Recent advances in robot skill learning have unlocked the potential to construct task-agnostic skill libraries, facilitating the seamless sequencing of multiple simple manipulation primitives (aka. skills) to tackle significantly more complex tasks. Nevertheless, determining the optimal sequence for independently learned skills remains an open problem, particularly when the objective is given solely in terms of the final geometric configuration rather than a symbolic goal. To address this challenge, we propose Logic-Skill Programming (LSP), an optimization-based approach that sequences independently learned skills to solve long-horizon tasks. We formulate a first-order extension of a mathematical program to optimize the overall cumulative reward of all skills within a plan, abstracted by the sum of value functions. To solve such programs, we leverage the use of tensor train factorization to construct the value function space, and rely on alternations between symbolic search and skill value optimization to find the appropriate skill skeleton and optimal subgoal sequence. Experimental results indicate that the obtained value functions provide a superior approximation of cumulative rewards compared to state-of-the-art reinforcement learning methods. Furthermore, we validate LSP in three manipulation domains, encompassing both prehensile and non-prehensile primitives. The results demonstrate its capability to identify the optimal solution over the full logic and geometric path. The real-robot experiments showcase the effectiveness of our approach to cope with contact uncertainty and external disturbances in the real world.

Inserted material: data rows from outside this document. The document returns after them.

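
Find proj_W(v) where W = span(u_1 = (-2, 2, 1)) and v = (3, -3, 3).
proj_W(v) = (2, -2, -1)

Set up U = [u_1 | ... | u_1] ∈ R^(3×1). The projector onto W = col(U) is P = U (U^T U)^(-1) U^T.
Compute U^T U =
  [9],
and U^T v = (-9).
Solve U^T U · c = U^T v for the coefficients: c = (-1). The projection is proj_W(v) = U c.
Check: (v - proj_W(v)) · u_1 = 0  (should be 0).
Result: proj_W(v) = (2, -2, -1).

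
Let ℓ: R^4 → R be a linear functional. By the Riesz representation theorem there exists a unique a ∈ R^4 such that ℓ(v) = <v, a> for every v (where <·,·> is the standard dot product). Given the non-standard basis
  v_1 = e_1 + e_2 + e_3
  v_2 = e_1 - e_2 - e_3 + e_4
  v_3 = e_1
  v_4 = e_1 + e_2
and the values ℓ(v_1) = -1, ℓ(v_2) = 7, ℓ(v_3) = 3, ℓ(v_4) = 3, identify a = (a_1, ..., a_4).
a = (3, 0, -4, 0)

Write a = (a_1, ..., a_4) in the standard basis. For each basis vector v_i, ℓ(v_i) = <v_i, a> is a linear equation in the a_j's. Collect the n equations into a matrix system V a = ℓ, where row i of V is v_i (expressed in the standard basis). Since V is invertible (lower-triangular with 1s on the diagonal, up to permutation), solve by back-substitution:
  V =
[[1, 1, 1, 0],
 [1, -1, -1, 1],
 [1, 0, 0, 0],
 [1, 1, 0, 0]]
  V a = (-1, 7, 3, 3)
Solving gives a = (3, 0, -4, 0).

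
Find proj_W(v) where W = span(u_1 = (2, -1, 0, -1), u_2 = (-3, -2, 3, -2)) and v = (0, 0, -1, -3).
proj_W(v) = (12/19, -33/38, 9/19, -33/38)

Set up U = [u_1 | ... | u_2] ∈ R^(4×2). The projector onto W = col(U) is P = U (U^T U)^(-1) U^T.
Compute U^T U =
  [6, -2]
  [-2, 26],
and U^T v = (3, 3).
Solve U^T U · c = U^T v for the coefficients: c = (21/38, 3/19). The projection is proj_W(v) = U c.
Check: (v - proj_W(v)) · u_1 = 0  (should be 0).
Check: (v - proj_W(v)) · u_2 = 0  (should be 0).
Result: proj_W(v) = (12/19, -33/38, 9/19, -33/38).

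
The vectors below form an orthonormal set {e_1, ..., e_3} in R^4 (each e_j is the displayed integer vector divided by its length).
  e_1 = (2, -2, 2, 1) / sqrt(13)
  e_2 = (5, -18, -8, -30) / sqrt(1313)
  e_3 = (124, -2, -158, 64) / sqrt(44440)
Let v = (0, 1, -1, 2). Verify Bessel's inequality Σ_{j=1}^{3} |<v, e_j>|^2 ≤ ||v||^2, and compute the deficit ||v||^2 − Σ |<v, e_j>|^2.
Σ |<v, e_j>|^2 = 322/55; ||v||^2 = 6; deficit = 8/55

Write each e_j = u_j / sqrt(<u_j, u_j>) where u_j is the displayed integer vector. Then <v, e_j> = <v, u_j> / sqrt(<u_j, u_j>), so |<v, e_j>|^2 = <v, u_j>^2 / <u_j, u_j>.
Coefficients: <v, e_1> = -2/sqrt(13), <v, e_2> = -70/sqrt(1313), <v, e_3> = 284/sqrt(44440).
Square and sum: Σ |<v, e_j>|^2 = 322/55.
Compute ||v||^2 = v·v = 6.
Deficit = 6 − 322/55 = 8/55 ≥ 0, confirming Bessel's inequality. (The deficit equals ||v − Σ <v,e_j> e_j||^2, the squared distance from v to span{e_j}.)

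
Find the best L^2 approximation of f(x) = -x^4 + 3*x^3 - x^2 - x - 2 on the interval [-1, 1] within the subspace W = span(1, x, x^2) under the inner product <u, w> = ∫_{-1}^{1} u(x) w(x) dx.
g(x) = -13*x^2/7 + 4*x/5 - 67/35

The best approximation g ∈ W is the orthogonal projection of f onto W. Writing g = a_0 + a_1 x + a_2 x^2, the coefficients solve the normal equations G · a = b where
  G_{ij} = <φ_i, φ_j> and b_i = <f, φ_i>, with φ_0 = 1, φ_1 = x, φ_2 = x^2.
G =
  [2, 0, 2/3]
  [0, 2/3, 0]
  [2/3, 0, 2/5],
b = (-76/15, 8/15, -212/105).
Solving gives a_0 = -67/35, a_1 = 4/5, a_2 = -13/7, so
  g(x) = -13*x^2/7 + 4*x/5 - 67/35.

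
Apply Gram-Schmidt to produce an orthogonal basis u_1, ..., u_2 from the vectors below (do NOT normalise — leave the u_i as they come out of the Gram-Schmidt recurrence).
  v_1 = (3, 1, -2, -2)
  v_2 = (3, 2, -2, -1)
Orthogonal basis:
  u_1 = (3, 1, -2, -2)
  u_2 = (1/6, 19/18, -1/9, 8/9)

Apply the Gram-Schmidt recurrence
  u_1 = v_1
  u_i = v_i − Σ_{j<i} ((v_i · u_j) / (u_j · u_j)) · u_j.

Step by step this gives:
  u_1 = (3, 1, -2, -2)
  u_2 = (1/6, 19/18, -1/9, 8/9)

Orthogonality check:
  u_2 · u_1 = 0 (should be 0)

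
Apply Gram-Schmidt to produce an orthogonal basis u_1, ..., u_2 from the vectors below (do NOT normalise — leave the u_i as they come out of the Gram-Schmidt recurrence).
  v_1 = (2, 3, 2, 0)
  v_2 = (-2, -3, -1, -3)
Orthogonal basis:
  u_1 = (2, 3, 2, 0)
  u_2 = (-4/17, -6/17, 13/17, -3)

Apply the Gram-Schmidt recurrence
  u_1 = v_1
  u_i = v_i − Σ_{j<i} ((v_i · u_j) / (u_j · u_j)) · u_j.

Step by step this gives:
  u_1 = (2, 3, 2, 0)
  u_2 = (-4/17, -6/17, 13/17, -3)

Orthogonality check:
  u_2 · u_1 = 0 (should be 0)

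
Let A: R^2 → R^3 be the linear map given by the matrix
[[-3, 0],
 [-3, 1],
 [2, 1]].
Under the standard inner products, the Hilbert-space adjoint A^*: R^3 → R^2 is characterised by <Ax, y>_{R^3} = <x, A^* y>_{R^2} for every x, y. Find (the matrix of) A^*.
A^* = A^T =
[[-3, -3, 2],
 [0, 1, 1]]

For real matrices with standard dot products, the defining identity <Ax, y> = <x, A^* y> gives (Ax)^T y = x^T (A^*) y, i.e. x^T A^T y = x^T (A^*) y. Since this holds for all x, y, we must have A^* = A^T. Therefore
A^* =
[[-3, -3, 2],
 [0, 1, 1]].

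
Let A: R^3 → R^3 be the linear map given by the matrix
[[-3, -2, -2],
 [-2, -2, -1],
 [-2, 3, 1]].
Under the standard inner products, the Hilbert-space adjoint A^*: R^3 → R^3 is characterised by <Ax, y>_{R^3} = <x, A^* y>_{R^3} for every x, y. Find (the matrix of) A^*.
A^* = A^T =
[[-3, -2, -2],
 [-2, -2, 3],
 [-2, -1, 1]]

For real matrices with standard dot products, the defining identity <Ax, y> = <x, A^* y> gives (Ax)^T y = x^T (A^*) y, i.e. x^T A^T y = x^T (A^*) y. Since this holds for all x, y, we must have A^* = A^T. Therefore
A^* =
[[-3, -2, -2],
 [-2, -2, 3],
 [-2, -1, 1]].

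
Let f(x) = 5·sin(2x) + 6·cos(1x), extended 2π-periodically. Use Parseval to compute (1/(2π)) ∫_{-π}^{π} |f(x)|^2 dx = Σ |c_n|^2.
Σ |c_n|^2 = 61/2

Expand |f|^2 and use orthogonality of {sin(nx), cos(mx)} on [-π, π]:
  ∫_{-π}^{π} sin(nx)^2 dx = π, ∫ cos(mx)^2 dx = π, and cross terms integrate to 0.
So ∫_{-π}^{π} f(x)^2 dx = 5^2 · π + 6^2 · π = (25 + 36)π.
Divide by 2π: (25 + 36)/2 = 61/2.
By Parseval, this equals Σ |c_n|^2.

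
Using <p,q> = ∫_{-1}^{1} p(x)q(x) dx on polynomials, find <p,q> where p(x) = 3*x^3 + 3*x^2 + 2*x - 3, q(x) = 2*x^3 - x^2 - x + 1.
<p,q> = -254/105

Expand the product: p(x)·q(x) = 6*x^6 + 3*x^5 - 2*x^4 - 8*x^3 + 4*x^2 + 5*x - 3.
∫_{-1}^{1} of each monomial x^k gives [2/(k+1) if k even, 0 if k odd]. Integrating term-by-term (or equivalently evaluating the antiderivative F(x) = 6*x^7/7 + x^6/2 - 2*x^5/5 - 2*x^4 + 4*x^3/3 + 5*x^2/2 - 3*x at the endpoints):
  F(1) − F(−1) = -22/105 − (232/105) = -254/105.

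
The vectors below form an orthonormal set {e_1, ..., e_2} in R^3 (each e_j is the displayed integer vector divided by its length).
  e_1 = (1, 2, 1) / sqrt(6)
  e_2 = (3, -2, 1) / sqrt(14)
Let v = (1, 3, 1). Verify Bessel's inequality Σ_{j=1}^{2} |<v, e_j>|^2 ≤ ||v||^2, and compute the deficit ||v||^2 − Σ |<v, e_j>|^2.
Σ |<v, e_j>|^2 = 230/21; ||v||^2 = 11; deficit = 1/21

Write each e_j = u_j / sqrt(<u_j, u_j>) where u_j is the displayed integer vector. Then <v, e_j> = <v, u_j> / sqrt(<u_j, u_j>), so |<v, e_j>|^2 = <v, u_j>^2 / <u_j, u_j>.
Coefficients: <v, e_1> = 8/sqrt(6), <v, e_2> = -2/sqrt(14).
Square and sum: Σ |<v, e_j>|^2 = 230/21.
Compute ||v||^2 = v·v = 11.
Deficit = 11 − 230/21 = 1/21 ≥ 0, confirming Bessel's inequality. (The deficit equals ||v − Σ <v,e_j> e_j||^2, the squared distance from v to span{e_j}.)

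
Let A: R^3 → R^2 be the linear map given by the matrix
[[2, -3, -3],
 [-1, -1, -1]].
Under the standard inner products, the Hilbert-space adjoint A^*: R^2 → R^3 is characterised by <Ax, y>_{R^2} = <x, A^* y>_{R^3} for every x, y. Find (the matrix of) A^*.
A^* = A^T =
[[2, -1],
 [-3, -1],
 [-3, -1]]

For real matrices with standard dot products, the defining identity <Ax, y> = <x, A^* y> gives (Ax)^T y = x^T (A^*) y, i.e. x^T A^T y = x^T (A^*) y. Since this holds for all x, y, we must have A^* = A^T. Therefore
A^* =
[[2, -1],
 [-3, -1],
 [-3, -1]].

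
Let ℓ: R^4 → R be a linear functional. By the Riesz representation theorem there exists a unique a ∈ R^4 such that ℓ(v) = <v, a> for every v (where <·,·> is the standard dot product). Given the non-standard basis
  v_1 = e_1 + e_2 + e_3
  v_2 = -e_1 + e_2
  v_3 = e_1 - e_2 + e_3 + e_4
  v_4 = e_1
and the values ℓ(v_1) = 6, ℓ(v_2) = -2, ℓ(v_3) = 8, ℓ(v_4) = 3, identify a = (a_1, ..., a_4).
a = (3, 1, 2, 4)

Write a = (a_1, ..., a_4) in the standard basis. For each basis vector v_i, ℓ(v_i) = <v_i, a> is a linear equation in the a_j's. Collect the n equations into a matrix system V a = ℓ, where row i of V is v_i (expressed in the standard basis). Since V is invertible (lower-triangular with 1s on the diagonal, up to permutation), solve by back-substitution:
  V =
[[1, 1, 1, 0],
 [-1, 1, 0, 0],
 [1, -1, 1, 1],
 [1, 0, 0, 0]]
  V a = (6, -2, 8, 3)
Solving gives a = (3, 1, 2, 4).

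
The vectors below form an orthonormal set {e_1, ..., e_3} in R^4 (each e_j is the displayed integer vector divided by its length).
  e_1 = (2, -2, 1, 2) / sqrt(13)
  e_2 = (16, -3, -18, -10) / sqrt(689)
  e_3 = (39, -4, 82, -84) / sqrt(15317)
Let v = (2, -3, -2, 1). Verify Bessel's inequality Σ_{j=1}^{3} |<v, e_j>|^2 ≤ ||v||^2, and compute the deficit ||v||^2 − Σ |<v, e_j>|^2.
Σ |<v, e_j>|^2 = 4577/289; ||v||^2 = 18; deficit = 625/289

Write each e_j = u_j / sqrt(<u_j, u_j>) where u_j is the displayed integer vector. Then <v, e_j> = <v, u_j> / sqrt(<u_j, u_j>), so |<v, e_j>|^2 = <v, u_j>^2 / <u_j, u_j>.
Coefficients: <v, e_1> = 10/sqrt(13), <v, e_2> = 67/sqrt(689), <v, e_3> = -158/sqrt(15317).
Square and sum: Σ |<v, e_j>|^2 = 4577/289.
Compute ||v||^2 = v·v = 18.
Deficit = 18 − 4577/289 = 625/289 ≥ 0, confirming Bessel's inequality. (The deficit equals ||v − Σ <v,e_j> e_j||^2, the squared distance from v to span{e_j}.)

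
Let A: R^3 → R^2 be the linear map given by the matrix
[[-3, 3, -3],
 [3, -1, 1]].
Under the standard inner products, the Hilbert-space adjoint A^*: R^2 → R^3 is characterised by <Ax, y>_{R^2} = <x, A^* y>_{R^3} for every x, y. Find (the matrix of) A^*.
A^* = A^T =
[[-3, 3],
 [3, -1],
 [-3, 1]]

For real matrices with standard dot products, the defining identity <Ax, y> = <x, A^* y> gives (Ax)^T y = x^T (A^*) y, i.e. x^T A^T y = x^T (A^*) y. Since this holds for all x, y, we must have A^* = A^T. Therefore
A^* =
[[-3, 3],
 [3, -1],
 [-3, 1]].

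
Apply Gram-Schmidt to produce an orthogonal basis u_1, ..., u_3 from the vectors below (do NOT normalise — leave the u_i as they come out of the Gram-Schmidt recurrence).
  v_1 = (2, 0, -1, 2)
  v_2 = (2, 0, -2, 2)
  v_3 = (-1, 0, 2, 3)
Orthogonal basis:
  u_1 = (2, 0, -1, 2)
  u_2 = (-2/9, 0, -8/9, -2/9)
  u_3 = (-2, 0, 0, 2)

Apply the Gram-Schmidt recurrence
  u_1 = v_1
  u_i = v_i − Σ_{j<i} ((v_i · u_j) / (u_j · u_j)) · u_j.

Step by step this gives:
  u_1 = (2, 0, -1, 2)
  u_2 = (-2/9, 0, -8/9, -2/9)
  u_3 = (-2, 0, 0, 2)

Orthogonality check:
  u_2 · u_1 = 0 (should be 0)
  u_3 · u_1 = 0 (should be 0)
  u_3 · u_2 = 0 (should be 0)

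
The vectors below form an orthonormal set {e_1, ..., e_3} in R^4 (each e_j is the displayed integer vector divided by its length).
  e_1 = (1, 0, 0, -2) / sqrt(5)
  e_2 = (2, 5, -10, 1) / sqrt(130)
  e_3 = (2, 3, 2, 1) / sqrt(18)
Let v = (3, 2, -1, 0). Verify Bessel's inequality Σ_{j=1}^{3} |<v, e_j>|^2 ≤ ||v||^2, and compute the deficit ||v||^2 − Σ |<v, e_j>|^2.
Σ |<v, e_j>|^2 = 113/9; ||v||^2 = 14; deficit = 13/9

Write each e_j = u_j / sqrt(<u_j, u_j>) where u_j is the displayed integer vector. Then <v, e_j> = <v, u_j> / sqrt(<u_j, u_j>), so |<v, e_j>|^2 = <v, u_j>^2 / <u_j, u_j>.
Coefficients: <v, e_1> = 3/sqrt(5), <v, e_2> = 26/sqrt(130), <v, e_3> = 10/sqrt(18).
Square and sum: Σ |<v, e_j>|^2 = 113/9.
Compute ||v||^2 = v·v = 14.
Deficit = 14 − 113/9 = 13/9 ≥ 0, confirming Bessel's inequality. (The deficit equals ||v − Σ <v,e_j> e_j||^2, the squared distance from v to span{e_j}.)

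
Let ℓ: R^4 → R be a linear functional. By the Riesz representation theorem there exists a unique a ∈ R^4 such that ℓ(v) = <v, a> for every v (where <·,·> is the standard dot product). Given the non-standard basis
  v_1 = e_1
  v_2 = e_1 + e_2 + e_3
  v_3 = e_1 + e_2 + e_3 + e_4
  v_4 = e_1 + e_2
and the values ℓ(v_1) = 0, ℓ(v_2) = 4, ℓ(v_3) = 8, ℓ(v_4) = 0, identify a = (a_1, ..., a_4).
a = (0, 0, 4, 4)

Write a = (a_1, ..., a_4) in the standard basis. For each basis vector v_i, ℓ(v_i) = <v_i, a> is a linear equation in the a_j's. Collect the n equations into a matrix system V a = ℓ, where row i of V is v_i (expressed in the standard basis). Since V is invertible (lower-triangular with 1s on the diagonal, up to permutation), solve by back-substitution:
  V =
[[1, 0, 0, 0],
 [1, 1, 1, 0],
 [1, 1, 1, 1],
 [1, 1, 0, 0]]
  V a = (0, 4, 8, 0)
Solving gives a = (0, 0, 4, 4).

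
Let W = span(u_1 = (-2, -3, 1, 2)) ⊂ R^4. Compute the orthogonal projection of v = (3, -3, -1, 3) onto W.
proj_W(v) = (-8/9, -4/3, 4/9, 8/9)

Set up U = [u_1 | ... | u_1] ∈ R^(4×1). The projector onto W = col(U) is P = U (U^T U)^(-1) U^T.
Compute U^T U =
  [18],
and U^T v = (8).
Solve U^T U · c = U^T v for the coefficients: c = (4/9). The projection is proj_W(v) = U c.
Check: (v - proj_W(v)) · u_1 = 0  (should be 0).
Result: proj_W(v) = (-8/9, -4/3, 4/9, 8/9).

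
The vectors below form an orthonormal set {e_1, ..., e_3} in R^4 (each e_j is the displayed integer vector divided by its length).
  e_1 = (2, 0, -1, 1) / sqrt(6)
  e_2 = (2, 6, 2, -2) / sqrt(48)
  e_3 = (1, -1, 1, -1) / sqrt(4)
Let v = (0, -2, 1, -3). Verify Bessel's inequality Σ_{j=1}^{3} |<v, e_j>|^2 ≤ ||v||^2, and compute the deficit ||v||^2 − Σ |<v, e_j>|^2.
Σ |<v, e_j>|^2 = 12; ||v||^2 = 14; deficit = 2

Write each e_j = u_j / sqrt(<u_j, u_j>) where u_j is the displayed integer vector. Then <v, e_j> = <v, u_j> / sqrt(<u_j, u_j>), so |<v, e_j>|^2 = <v, u_j>^2 / <u_j, u_j>.
Coefficients: <v, e_1> = -4/sqrt(6), <v, e_2> = -4/sqrt(48), <v, e_3> = 6/sqrt(4).
Square and sum: Σ |<v, e_j>|^2 = 12.
Compute ||v||^2 = v·v = 14.
Deficit = 14 − 12 = 2 ≥ 0, confirming Bessel's inequality. (The deficit equals ||v − Σ <v,e_j> e_j||^2, the squared distance from v to span{e_j}.)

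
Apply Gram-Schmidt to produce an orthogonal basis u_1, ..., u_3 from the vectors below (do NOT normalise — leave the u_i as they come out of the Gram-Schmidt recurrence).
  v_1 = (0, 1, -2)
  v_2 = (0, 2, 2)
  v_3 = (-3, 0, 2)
Orthogonal basis:
  u_1 = (0, 1, -2)
  u_2 = (0, 12/5, 6/5)
  u_3 = (-3, 0, 0)

Apply the Gram-Schmidt recurrence
  u_1 = v_1
  u_i = v_i − Σ_{j<i} ((v_i · u_j) / (u_j · u_j)) · u_j.

Step by step this gives:
  u_1 = (0, 1, -2)
  u_2 = (0, 12/5, 6/5)
  u_3 = (-3, 0, 0)

Orthogonality check:
  u_2 · u_1 = 0 (should be 0)
  u_3 · u_1 = 0 (should be 0)
  u_3 · u_2 = 0 (should be 0)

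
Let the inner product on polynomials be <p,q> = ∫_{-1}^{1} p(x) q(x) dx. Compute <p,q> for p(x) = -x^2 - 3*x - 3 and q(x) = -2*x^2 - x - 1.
<p,q> = 202/15

Expand the product: p(x)·q(x) = 2*x^4 + 7*x^3 + 10*x^2 + 6*x + 3.
∫_{-1}^{1} of each monomial x^k gives [2/(k+1) if k even, 0 if k odd]. Integrating term-by-term (or equivalently evaluating the antiderivative F(x) = 2*x^5/5 + 7*x^4/4 + 10*x^3/3 + 3*x^2 + 3*x at the endpoints):
  F(1) − F(−1) = 689/60 − (-119/60) = 202/15.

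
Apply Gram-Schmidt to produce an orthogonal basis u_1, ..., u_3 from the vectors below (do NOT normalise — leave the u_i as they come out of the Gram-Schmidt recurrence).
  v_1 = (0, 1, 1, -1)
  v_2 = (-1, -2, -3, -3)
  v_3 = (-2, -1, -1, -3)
Orthogonal basis:
  u_1 = (0, 1, 1, -1)
  u_2 = (-1, -4/3, -7/3, -11/3)
  u_3 = (-16/13, -4/13, 6/13, 2/13)

Apply the Gram-Schmidt recurrence
  u_1 = v_1
  u_i = v_i − Σ_{j<i} ((v_i · u_j) / (u_j · u_j)) · u_j.

Step by step this gives:
  u_1 = (0, 1, 1, -1)
  u_2 = (-1, -4/3, -7/3, -11/3)
  u_3 = (-16/13, -4/13, 6/13, 2/13)

Orthogonality check:
  u_2 · u_1 = 0 (should be 0)
  u_3 · u_1 = 0 (should be 0)
  u_3 · u_2 = 0 (should be 0)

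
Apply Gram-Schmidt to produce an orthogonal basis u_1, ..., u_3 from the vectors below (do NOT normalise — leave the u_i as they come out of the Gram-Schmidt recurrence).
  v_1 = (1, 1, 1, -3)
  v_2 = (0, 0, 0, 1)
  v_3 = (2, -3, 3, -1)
Orthogonal basis:
  u_1 = (1, 1, 1, -3)
  u_2 = (1/4, 1/4, 1/4, 1/4)
  u_3 = (4/3, -11/3, 7/3, 0)

Apply the Gram-Schmidt recurrence
  u_1 = v_1
  u_i = v_i − Σ_{j<i} ((v_i · u_j) / (u_j · u_j)) · u_j.

Step by step this gives:
  u_1 = (1, 1, 1, -3)
  u_2 = (1/4, 1/4, 1/4, 1/4)
  u_3 = (4/3, -11/3, 7/3, 0)

Orthogonality check:
  u_2 · u_1 = 0 (should be 0)
  u_3 · u_1 = 0 (should be 0)
  u_3 · u_2 = 0 (should be 0)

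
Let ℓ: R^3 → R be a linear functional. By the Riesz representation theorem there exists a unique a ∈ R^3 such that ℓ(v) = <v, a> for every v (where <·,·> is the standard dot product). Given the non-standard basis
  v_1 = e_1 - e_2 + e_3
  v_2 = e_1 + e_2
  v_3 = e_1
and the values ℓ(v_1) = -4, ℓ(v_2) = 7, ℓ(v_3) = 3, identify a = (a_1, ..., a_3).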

翻译：近年来，机器人技能学习领域的进展使得构建任务无关的技能库成为可能，从而能够通过无缝衔接多个简单操作原语（即技能）来解决更为复杂的任务。然而，如何为独立学习的技能确定最优序列仍然是一个开放性问题，尤其是在目标仅以最终几何构型给出而非符号化目标时。为应对这一挑战，我们提出逻辑技能编程（LSP），这是一种基于优化的方法，通过对独立学习的技能进行排序来解决长时域任务。我们构建了一种数学规划的一阶扩展形式，以优化计划内所有技能的总体累积奖励，该奖励通过价值函数之和进行抽象。为求解此类规划问题，我们利用张量链分解构建价值函数空间，并依赖符号搜索与技能价值优化之间的交替迭代，以找到合适的技能骨架和最优子目标序列。实验结果表明，与当前最先进的强化学习方法相比，所获得的价值函数能更优地近似累积奖励。此外，我们在三个操作领域验证了LSP方法，涵盖抓取与非抓取两类操作原语。结果证明该方法能够识别完整逻辑路径与几何路径上的最优解。真实机器人实验展示了我们的方法在应对现实世界中接触不确定性和外部干扰方面的有效性。